The Struggle for the Control of the New Techniques of Conditioning
“It is now possible for human reactions to be triggered in a predetermined direction,” writes Serge Tchakotine on the methods of influence used on the community by revolutionaries and fascists alike between the two world wars (Le viol des foules par la propaganda politique, Gallimard). Scientific progress since that time has been constant, with advances in the experimental study of the mechanisms of behavior; the discovery of new uses for existing systems; and the continuous appearance of new inventions. For many years, experiments have been conducted into subliminal advertising (with the insertion into films of unrelated images at one twenty-fourth of a second, undetectable to conscious perception but nevertheless sensible to the retina) and silent advertising (with ultrasonics).
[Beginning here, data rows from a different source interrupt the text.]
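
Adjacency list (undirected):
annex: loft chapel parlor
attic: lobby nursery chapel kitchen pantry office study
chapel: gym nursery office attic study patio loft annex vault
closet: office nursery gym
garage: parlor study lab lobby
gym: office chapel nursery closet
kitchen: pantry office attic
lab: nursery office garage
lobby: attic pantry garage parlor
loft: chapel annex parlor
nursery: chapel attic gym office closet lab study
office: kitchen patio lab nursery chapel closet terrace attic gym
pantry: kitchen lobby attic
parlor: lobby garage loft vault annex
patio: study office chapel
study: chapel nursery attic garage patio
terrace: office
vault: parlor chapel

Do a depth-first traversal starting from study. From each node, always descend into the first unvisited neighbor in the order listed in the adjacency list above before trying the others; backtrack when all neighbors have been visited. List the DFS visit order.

Visit study
study → chapel
chapel → gym
gym → office
office → kitchen
kitchen → pantry
pantry → lobby
lobby → attic
attic → nursery
nursery → closet
nursery → lab
lab → garage
garage → parlor
parlor → loft
loft → annex
parlor → vault
office → patio
office → terrace

study → chapel → gym → office → kitchen → pantry → lobby → attic → nursery → closet → lab → garage → parlor → loft → annex → vault → patio → terrace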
In 1957 Canada’s National Defense Research Service carried out an experimental study into boredom, in which subjects were isolated in a hermetically sealed environment (a constantly lit cell with clear walls, furnished only with a comfortable sofa, rigorously devoid of sound, smell or variations in temperature). Extensive behavioral disturbances were noted by researchers. In the absence of external stimuli the brain was incapable of remaining in the state of regular excitement necessary for its normal functioning. They could therefore conclude that boring surroundings have a negative influence human behavior. This would certainly explain the unpredictable accidents that occur in monotonous labor, which would no doubt increase in frequency with the extension of current forms of automation.
A report by Lajos Ruff, published in the French press at the beginning of 1958, takes all this a step further. His account, suspicious in some regards but not lacking in detail, describes the “brainwashing” he underwent at the hands of the Hungarian police in 1956. Ruff said that after having spent six months imprisoned in a cell where a combined use of well-known methods was aimed — and finally succeeded — at making him lose all belief in his perception of the outside world and even in his own personality. These methods included: the resolutely other furnishing of this closed room (transparent furniture, a curved bed); the lighting, with the addition each night of a rayon glow from outside whose psychic effects had been deliberately intended, but could not be determined; psychoanalytic procedures used by a doctor in everyday conversation; various drugs; basic mystifications enhancing the effects of these drugs (so that he would believe that he had been able to leave his cell for weeks, waking up with damp clothes and dirty shoes); projections of absurd and erotic films, mixed with other scenes often produced in his cell; and finally, visitors who addressed him as if he was the Hungarian Resistance hero of an adventure story from another series of films that he was forced to watch (from the details of these films and in his lived encounters, he ended up feeling proud to have taken part in the action).
We must recognize here the repressive use of ambient construction realized at a rather complex level. Free artists have neglected every discovery of disinterested scientific research, which has then been put to immediate use by the police. With subliminal advertising giving rise to some concern in the United States, everyone has been reassured by the announcement that the first two slogans to be used will be completely innocuous, saying more or less: “Don’t drive too fast” and “GO TO CHURCH.”
It is the humanist, artistic and juridical conception of the unalterable, inviolable personality that is utterly condemned here, and we watch its departure with pleasure. But it should be understood that we plan to dive headlong into the race between free artists and the police to experiment with and develop the use of the new techniques of conditioning. The police already have a considerable head start. The outcome depends on the appearance of passionate and liberating environments, or the reinforcement — controllable scientifically, smoothly — of the environment of the old world of oppression and horror, whichever comes first. We talk of free artists, but no artistic freedom is possible until we seize the accumulated means of the 20th century, which we see as the real means of artistic production, and which condemn those who have no inclination to be artists of the times. If the control of these new means is not totally revolutionary, we can be led towards the police-state ideal of a society organized like a beehive. The domination of nature must be revolutionary or it will become the weapon of the forces of the past. The situationists place themselves at the service of forgetting. The only force capable of doing anything is the proletariat, theoretically without a past, which in Marx’s words “is revolutionary or it is nothing.” When will it be then — now or never? This question is of the utmost importance: the proletariat must realize art.